California pubcos: Lowell’s layoffs, Gold Flora’s IRS hopes
- Several publicly traded cannabis companies in California, such as Lowell Farms and Gold Flora Corp., are facing financial distress with significant losses in recent quarters.
- Lowell Farms has cut 45% of its staff and reduced operating expenses by $1.8 million, while Gold Flora Corp. implemented a 10% payroll reduction to reduce costs.
- Despite the challenges, Gold Flora Corp. is planning expansion with a new branded line of cannabis products called Gramlin.
- Both companies, along with others in the industry, have filed amended federal tax returns to claim exemption from the 280E tax provision, potentially resulting in significant refunds from the IRS.
Several big-name publicly traded cannabis companies in California are in obvious distress, which begs the question, how long until more of them join the conga line into receivership and bankruptcy?
Last week alone, Lowell Farms (CSE: LOWL) (OTCQX: LOWLF) reported that it lost another $3.6 million in its latest quarter, and then told shareholders during its earnings call that the company let go 45% of staff between July and October, a move that is anticipated to save the business $546,000 in the fourth quarter.
In addition to the the headcount slashing announcement, CEO Mark Ainsworth noted during the call, “On a nine-month year-to-date basis, operating expenses decreased by $1.8 million to $5.5 million, reflecting the implementation of cost reduction initiatives.”
Gold Flora Corp. (CBOE: GRAM) (OTCQB: GRAM) is also obviously floundering, with $18.8 million in losses for the most recent quarter, and a lawsuit from one of its vendors was filed on Nov. 1 alleging that the business has not paid its debts to partners in the California cannabis supply chain.
Gold Flora’s CFO, Marshall Minor, also revealed during the company’s earnings call last week that the business had initiated a 10% payroll reduction to help cut costs.
Despite all of those headwinds, CEO Laurie Holcomb insisted in last week’s earnings call that it’s planning more expansion, particularly with its new branded line of cannabis products, dubbed Gramlin.

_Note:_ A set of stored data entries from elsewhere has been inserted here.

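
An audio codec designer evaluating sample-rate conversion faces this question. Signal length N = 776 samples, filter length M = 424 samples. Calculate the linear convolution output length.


Linear convolution output length:
L = N + M - 1
  = 776 + 424 - 1
  = 1199 samples

1199


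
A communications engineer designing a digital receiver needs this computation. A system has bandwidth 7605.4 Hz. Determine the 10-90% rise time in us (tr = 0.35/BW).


Rise time from bandwidth relationship:
tr = 0.35 / BW
   = 0.35 / 7605.4
   = 4.601993321e-05 s
   = 46.0199 us

46.0199 us


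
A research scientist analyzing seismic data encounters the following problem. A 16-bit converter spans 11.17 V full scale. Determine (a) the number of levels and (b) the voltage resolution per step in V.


Step 1 — number of quantization levels:
L = 2^N = 2^16 = 65536

Step 2 — LSB step size:
delta = Vfs / L
      = 11.17 / 65536
      = 0.00017044 V

Levels = 65536; step size = 0.00017044 V


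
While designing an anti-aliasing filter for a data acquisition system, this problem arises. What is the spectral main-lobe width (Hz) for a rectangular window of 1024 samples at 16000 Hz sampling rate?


Main lobe width for a rectangular window:
Width = 2 * fs / N
      = 2 * 16000 / 1024
      = 32000 / 1024
      = 31.25 Hz

31.25 Hz


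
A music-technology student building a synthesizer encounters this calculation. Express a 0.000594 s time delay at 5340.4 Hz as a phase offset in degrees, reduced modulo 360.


Phase shift from frequency and time delay:
phi = 360 * f * t_delay
    = 360 * 5340.4 * 0.000594
    = 1141.99 degrees
    mod 360 = 61.99 degrees

61.99 degrees


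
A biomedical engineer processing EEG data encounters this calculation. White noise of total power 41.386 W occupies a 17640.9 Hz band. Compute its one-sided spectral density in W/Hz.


Power spectral density:
PSD = P / BW
    = 41.386 / 17640.9
    = 0.00234603 W/Hz

0.00234603 W/Hz


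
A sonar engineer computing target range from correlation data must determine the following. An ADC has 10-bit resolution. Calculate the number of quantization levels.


Number of quantization levels = 2^N
= 2^10
= 1024

1024


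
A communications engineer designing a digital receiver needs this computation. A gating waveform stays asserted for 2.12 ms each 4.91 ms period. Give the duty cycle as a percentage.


Duty cycle as a percentage:
DC = (t_on / T) * 100
   = (2.12 / 4.91) * 100
   = 0.431772 * 100
   = 43.18 %

43.18 %


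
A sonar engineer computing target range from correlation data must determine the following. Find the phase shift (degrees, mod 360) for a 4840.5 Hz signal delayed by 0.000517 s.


Phase shift from frequency and time delay:
phi = 360 * f * t_delay
    = 360 * 4840.5 * 0.000517
    = 900.91 degrees
    mod 360 = 180.91 degrees

180.91 degrees


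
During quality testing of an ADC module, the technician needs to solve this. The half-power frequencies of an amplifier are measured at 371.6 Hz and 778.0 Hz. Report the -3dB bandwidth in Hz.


Bandwidth is the difference of -3dB frequencies:
BW = f_high - f_low
   = 778.0 - 371.6
   = 406.4 Hz

406.4 Hz


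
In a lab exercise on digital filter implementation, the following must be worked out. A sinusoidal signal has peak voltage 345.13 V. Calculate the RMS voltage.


RMS voltage for a sinusoidal waveform:
V_rms = V_peak / sqrt(2)
      = 345.13 / 1.414214
      = 244.044 V

244.044 V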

“Thanks to our scale and infrastructure, we’re able to offer its premium indoor grown products at a price point that few competitors can match, meeting the demand for quality, consistency and safety while maintaining strong value,” Holcomb said. “Our vertical integration makes this all possible and to support this growth further and also the expansion of Gramlin.”
Holcomb’s optimism may partially stem from the fact that the company is also among the publicly traded cannabis businesses that filed amended federal tax returns with the Internal Revenue Service to claim exemption from the 280E tax provision, which has in the past barred cannabis companies from claiming standard business tax deductions.

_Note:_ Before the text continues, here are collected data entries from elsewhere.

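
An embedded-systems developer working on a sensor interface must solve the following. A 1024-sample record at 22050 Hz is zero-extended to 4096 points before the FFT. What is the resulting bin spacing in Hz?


Frequency resolution after zero-padding:
N_padded = 1024 * 4 = 4096
df = fs / N_padded
   = 22050 / 4096
   = 5.3833 Hz

5.3833 Hz


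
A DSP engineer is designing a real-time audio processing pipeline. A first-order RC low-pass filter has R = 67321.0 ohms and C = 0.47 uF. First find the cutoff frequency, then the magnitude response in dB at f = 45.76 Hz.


Step 1 — cutoff frequency:
fc = 1 / (2*pi*R*C)
C = 0.47 uF = 4.7e-07 F
fc = 1 / (2*pi*67321.0*4.7e-07)
   = 5.03004 Hz

Step 2 — magnitude at f = 45.76 Hz:
|H(f)| = 1 / sqrt(1 + (f/fc)^2)
f/fc = 45.76 / 5.03004 = 9.097343
|H| = 1 / sqrt(1 + 82.76165) = 0.1092641
|H|_dB = 20*log10(0.1092641) = -19.23 dB

fc = 5.03004 Hz; |H(45.76 Hz)| = -19.23 dB


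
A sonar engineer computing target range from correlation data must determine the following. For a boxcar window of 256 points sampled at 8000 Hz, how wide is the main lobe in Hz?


Main lobe width for a rectangular window:
Width = 2 * fs / N
      = 2 * 8000 / 256
      = 16000 / 256
      = 62.5 Hz

62.5 Hz


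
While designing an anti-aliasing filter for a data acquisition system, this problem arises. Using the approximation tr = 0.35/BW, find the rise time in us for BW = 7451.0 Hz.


Rise time from bandwidth relationship:
tr = 0.35 / BW
   = 0.35 / 7451.0
   = 4.69735606e-05 s
   = 46.9736 us

46.9736 us


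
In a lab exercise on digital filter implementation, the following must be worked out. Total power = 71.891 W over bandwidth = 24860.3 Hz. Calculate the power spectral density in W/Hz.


Power spectral density:
PSD = P / BW
    = 71.891 / 24860.3
    = 0.0028918 W/Hz

0.0028918 W/Hz


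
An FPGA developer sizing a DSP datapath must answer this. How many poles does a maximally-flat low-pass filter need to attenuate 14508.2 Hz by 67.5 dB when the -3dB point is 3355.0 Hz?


Butterworth filter order formula:
n = log10(10^(A/10) - 1) / (2 * log10(f_stop/f_pass))
10^(67.5/10) - 1 = 5623412.2519
f_stop/f_pass = 14508.2 / 3355.0 = 4.3244
n = 5.3073 -> ceil = 6

6


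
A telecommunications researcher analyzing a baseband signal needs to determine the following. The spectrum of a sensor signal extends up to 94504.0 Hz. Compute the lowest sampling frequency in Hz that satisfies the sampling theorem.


The Nyquist rate is twice the maximum frequency component.
fs_min = 2 * fmax
      = 2 * 94504.0
      = 189008.0 Hz

189008.0


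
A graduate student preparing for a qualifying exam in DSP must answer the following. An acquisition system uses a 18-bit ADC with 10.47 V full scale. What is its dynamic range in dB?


Dynamic range from full-scale to LSB:
V_min = V_max / 2^bits = 10.47 / 2^18
DR = 20 * log10(V_max / V_min)
   = 20 * log10(2^18)
   = 20 * 18 * log10(2)
   = 108.37 dB

108.37 dB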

The strategy, which has adopted by several other multistate operators such as Trulieve Cannabis Corp. and Glass House Brands, is expected to net Gold Flora “somewhere between $10 million to $14 million of potential refunds” in the near future from the IRS, Holcomb said on the earnings call.
With the company’s bottom line full of red ink, that cash injection will probably be a godsend. But whether it’ll be enough to course-correct back into profitability remains to be seen.